Sportscheck Nachtlauf in Hamburg

Nachdem letztes Wochenende (Freitag) noch der Neumünster Holstenköstenlauf anstand, bei dem Natalie und ich unsere Vorjahressiege gemeinsam wiederholen konnten, wurde es dieses Wochenende nur ein Einzelrennen...

 

Natalie sollte vom Trainingsplan diesen Lauf nicht mitnehmen, da Sie mit der LM in Büdelsdorf und dem Marathon innerhalb des Ostseeman in Glücksburg noch einiges an "wichtigen" Wettkämpfen vor sich hat, und dann das Training  vorgeht. Deshalb hatte ich glücklicherweise eine Betreuerin an meiner Seite. Ich begann meine Vorbereitung auf den Lauf wieder 3 Stunden vorher mit der Einnahme meines Power-Frühstücks. Hier habe ich dieses mal jedoch eine Kleinigkeit (aufgrund der kurzen Distanz) verändert und war gespannt, ob sich dieses positiv oder negativ auswirken würde. Aber mehr dazu später... 

 

Wir machten uns dann gegen 19:30 Uhr auf zur Alster, da wir die 15km Läufer natürlich auch sehen wollten, der Start war nämlich 2 Stunden vor meinem. Hier kommt aufgrund der Helligkeit nicht wirklich das Gefühl eines "Nachtlaufes" auf, weshalb ich lieber die 7.5 km um 22 Uhr  laufe. 

Die Sieger auf der 15km Strecke hießen Ingalena Heuck und Philip Kretz. 

30 Minuten vor dem Start begann ich mit dem Einlaufen. Aus dem Vorjahr wusste ich schon, dass nicht viel Fläche zum Einlaufen zur Verfügung stand, aber da muss man eben durch, wenn man mit mehreren Tausend Startern Nachts um die Alster flitzen möchte.

 

Dann ging es aber auch für mich los. Der erste km war mit 3:16 viel entspannter als im letzten Jahr. Deshalb blieb mir wohl auch ein Läufer (der 5 km Sieger vom Bremener Nachlauf) dicht auf den Fersen. Auch meine Tempoverschärfungen konnte er immer wieder mitgehen. Somit liefen wir zusammen die nächsten Kilometer. Erst bei km 5 (Durchgang 15:56)  merkte ich langsam, dass ich mich dort leicht absetzen konnte.  Bei km 7 drehte ich mich einmal um, und konnte ihn noch nicht sehen. Somit durfte ich die letzten 500 Meter in der Zielgasse mit den vielen Zuschauern einfach nur genießen. Das ist ein schöner "Lohn" für das anstrengende Training der letzten Monate.

 

Es war wie letztes Jahr ein sehr cooles Event, auch wenn die Startgebühren für 7.5 km heftig sind. Es wird einem aber dafür auch einiges geboten (Zielverpflegung, Siegerehrung, Moderation und ein schönes T-Shirt). Auch die Preise für die Sieger konnten sich sehen lassen. Es gab einen Blumenstrauß, einen Sportscheck Gutschein, eine BMW Duffel und das obligatorische Erdinger 3 Liter Bierglas.

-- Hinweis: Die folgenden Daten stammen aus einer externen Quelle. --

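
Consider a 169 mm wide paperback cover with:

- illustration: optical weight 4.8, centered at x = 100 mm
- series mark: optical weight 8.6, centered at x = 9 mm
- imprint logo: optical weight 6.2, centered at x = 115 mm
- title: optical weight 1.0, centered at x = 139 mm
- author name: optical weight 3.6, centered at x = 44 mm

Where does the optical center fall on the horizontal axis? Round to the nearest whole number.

Σw = 4.8 + 8.6 + 6.2 + 1.0 + 3.6 = 24.2.
Σw·x = 4.8·100 + 8.6·9 + 6.2·115 + 1.0·139 + 3.6·44 = 1567.8, so x̄ = 1567.8/24.2 ≈ 64.79.

x ≈ 65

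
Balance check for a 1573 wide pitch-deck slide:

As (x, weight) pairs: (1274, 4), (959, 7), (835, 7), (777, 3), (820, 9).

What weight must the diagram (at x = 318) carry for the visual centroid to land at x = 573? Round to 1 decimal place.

w ≈ 39.9

Existing Σw = 30 (4 + 7 + 7 + 3 + 9); existing moment 4·1274 + 7·959 + 7·835 + 3·777 + 9·820 = 27365.
Balance at x = 573 requires (27365 + w·318) / (30 + w) = 573.
So w = (573·30 − 27365)/(318 − 573) = -10175/-255 ≈ 39.90.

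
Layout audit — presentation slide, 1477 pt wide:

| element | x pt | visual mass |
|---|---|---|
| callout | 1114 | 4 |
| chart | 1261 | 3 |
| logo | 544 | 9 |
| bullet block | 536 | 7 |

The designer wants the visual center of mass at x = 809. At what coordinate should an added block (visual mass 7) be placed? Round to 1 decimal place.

x ≈ 1054.7

With the added block, Σw becomes 4 + 3 + 9 + 7 + 7 = 30.
Along x: (16887 + 7·x) / 30 = 809 (existing moment 4·1114 + 3·1261 + 9·544 + 7·536 = 16887) ⇒ x = (24270 − 16887) / 7 ≈ 1054.71.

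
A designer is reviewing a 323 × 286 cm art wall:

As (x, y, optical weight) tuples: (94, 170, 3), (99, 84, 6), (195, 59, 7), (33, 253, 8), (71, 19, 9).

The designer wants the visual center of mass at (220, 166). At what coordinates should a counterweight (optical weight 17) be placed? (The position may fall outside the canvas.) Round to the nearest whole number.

New total weight: (3 + 6 + 7 + 8 + 9) + 17 = 50.
Along x: (3144 + 17·x) / 50 = 220 (existing moment 3·94 + 6·99 + 7·195 + 8·33 + 9·71 = 3144) ⇒ x = (11000 − 3144) / 17 ≈ 462.12.
Along y: (3622 + 17·y) / 50 = 166 (existing moment 3·170 + 6·84 + 7·59 + 8·253 + 9·19 = 3622) ⇒ y = (8300 − 3622) / 17 ≈ 275.18.

(462, 275)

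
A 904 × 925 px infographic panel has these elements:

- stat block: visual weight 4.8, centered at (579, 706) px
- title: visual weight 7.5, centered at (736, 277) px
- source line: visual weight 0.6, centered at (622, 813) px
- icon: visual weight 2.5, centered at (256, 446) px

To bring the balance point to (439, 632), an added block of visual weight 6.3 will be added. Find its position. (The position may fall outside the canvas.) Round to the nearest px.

New total weight: (4.8 + 7.5 + 0.6 + 2.5) + 6.3 = 21.7.
Along x: (9312.4 + 6.3·x) / 21.7 = 439 (existing moment 4.8·579 + 7.5·736 + 0.6·622 + 2.5·256 = 9312.4) ⇒ x = (9526.3 − 9312.4) / 6.3 ≈ 33.95.
Along y: (7069.1 + 6.3·y) / 21.7 = 632 (existing moment 4.8·706 + 7.5·277 + 0.6·813 + 2.5·446 = 7069.1) ⇒ y = (13714.4 − 7069.1) / 6.3 ≈ 1054.81.

(34, 1055)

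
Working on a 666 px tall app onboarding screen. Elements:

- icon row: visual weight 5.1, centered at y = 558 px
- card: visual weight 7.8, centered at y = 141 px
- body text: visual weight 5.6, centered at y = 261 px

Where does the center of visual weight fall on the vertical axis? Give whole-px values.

Weights sum to 5.1 + 7.8 + 5.6 = 18.5.
y: (5.1·558 + 7.8·141 + 5.6·261) / 18.5 = 5407.2 / 18.5 ≈ 292.28

y ≈ 292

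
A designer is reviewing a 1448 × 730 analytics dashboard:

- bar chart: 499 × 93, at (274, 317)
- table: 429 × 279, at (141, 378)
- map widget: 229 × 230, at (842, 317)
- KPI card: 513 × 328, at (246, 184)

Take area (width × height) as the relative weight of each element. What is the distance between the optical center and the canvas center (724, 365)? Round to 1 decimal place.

≈ 434.8

Areas: bar chart 499·93 = 46407, table 429·279 = 119691, map widget 229·230 = 52670, KPI card 513·328 = 168264. Total weight = 387032.
x: (46407·274 + 119691·141 + 52670·842 + 168264·246) / 387032 = 115333033 / 387032 ≈ 297.99
y: (46407·317 + 119691·378 + 52670·317 + 168264·184) / 387032 = 107611183 / 387032 ≈ 278.04
From (724, 365): dx = -426.01, dy = -86.96, so the distance is √(dx²+dy²) ≈ 434.79.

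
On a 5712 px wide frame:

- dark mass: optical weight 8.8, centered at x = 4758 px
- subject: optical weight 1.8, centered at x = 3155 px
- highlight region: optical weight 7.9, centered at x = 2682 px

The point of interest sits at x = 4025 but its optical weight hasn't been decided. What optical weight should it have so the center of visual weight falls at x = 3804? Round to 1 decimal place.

Known weights sum to 8.8 + 1.8 + 7.9 = 18.5; their moment is 8.8·4758 + 1.8·3155 + 7.9·2682 = 68737.2.
For the centroid to hit 3804: (68737.2 + w·4025) / (18.5 + w) = 3804.
Rearranging, w·(4025 − 3804) = 3804·18.5 − 68737.2 = 1636.8, so w ≈ 1636.8/221 = 7.41.

w ≈ 7.4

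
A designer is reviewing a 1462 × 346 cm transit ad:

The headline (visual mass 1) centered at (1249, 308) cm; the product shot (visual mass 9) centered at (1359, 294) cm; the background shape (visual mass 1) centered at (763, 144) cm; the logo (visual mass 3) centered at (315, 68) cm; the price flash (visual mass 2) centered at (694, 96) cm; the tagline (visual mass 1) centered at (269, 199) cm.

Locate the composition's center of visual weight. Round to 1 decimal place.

(990.9, 217.2)

Σw = 1 + 9 + 1 + 3 + 2 + 1 = 17.
x: moment 16845 / weight 17 ≈ 990.88
Σw·y = 3693; ȳ = 3693/17 ≈ 217.24.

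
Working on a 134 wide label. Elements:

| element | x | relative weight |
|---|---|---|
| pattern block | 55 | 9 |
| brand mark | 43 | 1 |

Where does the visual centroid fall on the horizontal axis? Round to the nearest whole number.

Σw = 9 + 1 = 10.
x-moment: 9·55 + 1·43 = 538; centroid 538/10 ≈ 53.80.

x ≈ 54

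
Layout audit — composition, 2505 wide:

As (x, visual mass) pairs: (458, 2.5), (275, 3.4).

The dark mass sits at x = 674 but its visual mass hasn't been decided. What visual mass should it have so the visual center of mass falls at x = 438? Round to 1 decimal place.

Known weights sum to 2.5 + 3.4 = 5.9; their moment is 2.5·458 + 3.4·275 = 2080.0.
For the centroid to hit 438: (2080.0 + w·674) / (5.9 + w) = 438.
Rearranging, w·(674 − 438) = 438·5.9 − 2080.0 = 504.2, so w ≈ 504.2/236 = 2.14.

w ≈ 2.1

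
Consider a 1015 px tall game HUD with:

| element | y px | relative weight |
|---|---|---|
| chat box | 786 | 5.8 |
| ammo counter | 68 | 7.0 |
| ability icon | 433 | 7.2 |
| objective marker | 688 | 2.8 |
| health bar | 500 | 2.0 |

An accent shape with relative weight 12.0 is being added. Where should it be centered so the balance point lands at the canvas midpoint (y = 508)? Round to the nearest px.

y ≈ 635

New total weight: (5.8 + 7.0 + 7.2 + 2.8 + 2.0) + 12.0 = 36.8.
Along y: (11078.8 + 12.0·y) / 36.8 = 508 (existing moment 5.8·786 + 7.0·68 + 7.2·433 + 2.8·688 + 2.0·500 = 11078.8) ⇒ y = (18694.4 − 11078.8) / 12.0 ≈ 634.63.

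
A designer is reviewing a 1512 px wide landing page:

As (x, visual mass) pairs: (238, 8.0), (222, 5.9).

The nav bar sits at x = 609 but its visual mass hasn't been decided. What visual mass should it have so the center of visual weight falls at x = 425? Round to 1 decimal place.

w ≈ 14.6

Existing Σw = 13.9 (8.0 + 5.9); existing moment 8.0·238 + 5.9·222 = 3213.8.
Set Σw·x/Σw = 425: (3213.8 + 609w) = 425·(13.9 + w).
So w = (425·13.9 − 3213.8)/(609 − 425) = 2693.7/184 ≈ 14.64.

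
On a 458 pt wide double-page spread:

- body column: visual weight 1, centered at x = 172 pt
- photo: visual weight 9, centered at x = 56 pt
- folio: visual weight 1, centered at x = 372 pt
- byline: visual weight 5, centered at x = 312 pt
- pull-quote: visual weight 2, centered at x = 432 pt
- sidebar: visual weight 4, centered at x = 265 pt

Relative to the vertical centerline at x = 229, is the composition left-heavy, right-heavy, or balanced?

Σw = 1 + 9 + 1 + 5 + 2 + 4 = 22.
x: moment 4532 / weight 22 ≈ 206.00
206.0 lies left of the midline 229, so the layout is left-heavy.

left-heavy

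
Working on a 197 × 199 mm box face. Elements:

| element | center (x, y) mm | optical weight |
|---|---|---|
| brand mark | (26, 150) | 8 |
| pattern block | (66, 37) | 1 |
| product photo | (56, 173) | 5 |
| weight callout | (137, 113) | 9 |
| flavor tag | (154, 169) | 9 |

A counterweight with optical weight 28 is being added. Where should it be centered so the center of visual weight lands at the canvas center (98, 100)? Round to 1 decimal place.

After adding the counterweight, total weight = 8 + 1 + 5 + 9 + 9 + 28 = 60.
Along x: (3173 + 28·x) / 60 = 98 (existing moment 8·26 + 1·66 + 5·56 + 9·137 + 9·154 = 3173) ⇒ x = (5880 − 3173) / 28 ≈ 96.68.
Along y: (4640 + 28·y) / 60 = 100 (existing moment 8·150 + 1·37 + 5·173 + 9·113 + 9·169 = 4640) ⇒ y = (6000 − 4640) / 28 ≈ 48.57.

(96.7, 48.6)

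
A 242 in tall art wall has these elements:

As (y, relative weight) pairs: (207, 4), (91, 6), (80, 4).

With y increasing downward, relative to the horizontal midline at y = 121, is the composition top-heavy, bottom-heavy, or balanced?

balanced

Total weight = 4 + 6 + 4 = 14.
y: (4·207 + 6·91 + 4·80) / 14 = 1694 / 14 ≈ 121.00
That equals the midline 121 — balanced.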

Danke an meine Freundin Natalie für die super Betreuung bei nicht gerade dem besten Wetter. Dafür werde ich mich in Glücksburg revanchieren, bei ihrem ersten Marathon. Hier werde ich ein guter Betreuer sein, wie Sie heute.

 

Mein Versuch, mich an meinem Power-Frühstück für kürzer Wettkämpfe zu versuchen, hat sich gelohnt. Ich habe statt der Hirseflocken Reisflocken genommen. Diese haben noch mehr Kohlenhydrate, man muss diese jedoch länger aufkochen, da sie sonst zu roh/zu hart sind. Dann schmecken sie fast wie Milchreis und der ist auch sehr lecker. 

 

Morgen steht mit dem Hella-Halbmarathon der 1. Halbmarathon nach der DM auf dem Plan und ich habe großen Respekt, da ich keinen Lauf länger als 16 km seitdem gemacht habe. Mal gucken wie das so wird... ich werde die Woche berichten.